Most of the issues with ditching the stock MC4 connectors and using straight wire probably has to due with the way the box on the module is built. Some are glued together and some have plastic bits that don't like to release and be put back together. The MC4 connection terminals are weatherproof and easy to use. They are built with (+) and (-) phase differently so phase connection is hard to mess up. They also have a UV resistant jacket, as mentioned.
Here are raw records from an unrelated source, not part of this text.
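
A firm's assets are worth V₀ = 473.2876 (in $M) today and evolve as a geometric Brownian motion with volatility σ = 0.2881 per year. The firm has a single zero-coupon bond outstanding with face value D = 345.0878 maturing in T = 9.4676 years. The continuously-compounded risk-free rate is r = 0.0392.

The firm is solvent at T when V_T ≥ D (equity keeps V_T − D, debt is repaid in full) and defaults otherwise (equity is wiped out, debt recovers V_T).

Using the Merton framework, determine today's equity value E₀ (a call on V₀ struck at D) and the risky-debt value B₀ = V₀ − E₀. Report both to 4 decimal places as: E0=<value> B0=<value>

Work the structural quantities from V₀ = 473.2876 against face 345.0878:
d₁ = [ln(V₀/D) + (r + σ²/2)T] / (σ√T)
   = [ln(473.2876/345.0878) + (0.0392 + 0.5·0.2881²)·9.4676] / (0.2881·√9.4676)
   = [0.315904 + 0.764043] / 0.886468 = 1.218258
d₂ = d₁ − σ√T = 1.218258 − 0.886468 = 0.331790
N(d₁) = 0.888437,  N(d₂) = 0.629976,  e^(−rT) = 0.689954
E₀ = V₀·N(d₁) − D·e^(−rT)·N(d₂)
   = 473.2876·0.888437 − 345.0878·0.689954·0.629976 = 270.492219
B₀ = V₀ − E₀ = 473.2876 − 270.492219 = 202.795381

E0=270.4922 B0=202.7954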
I would definitely weigh the differences between 24V and 12V modules. There are pluses and minuses for both. FWIW, I chose to use a single 24V module because it has greater power density, is easy to install (rather than 2 x 12V), and price/watt. I may add an additional module in the future so I wired everything with that in mind. I use a Morningstar MPPT-15 controller, at present, and may just purchase another if I upgrade. I've found that the Morningstar is a good product, plenty of functionality and does everything well.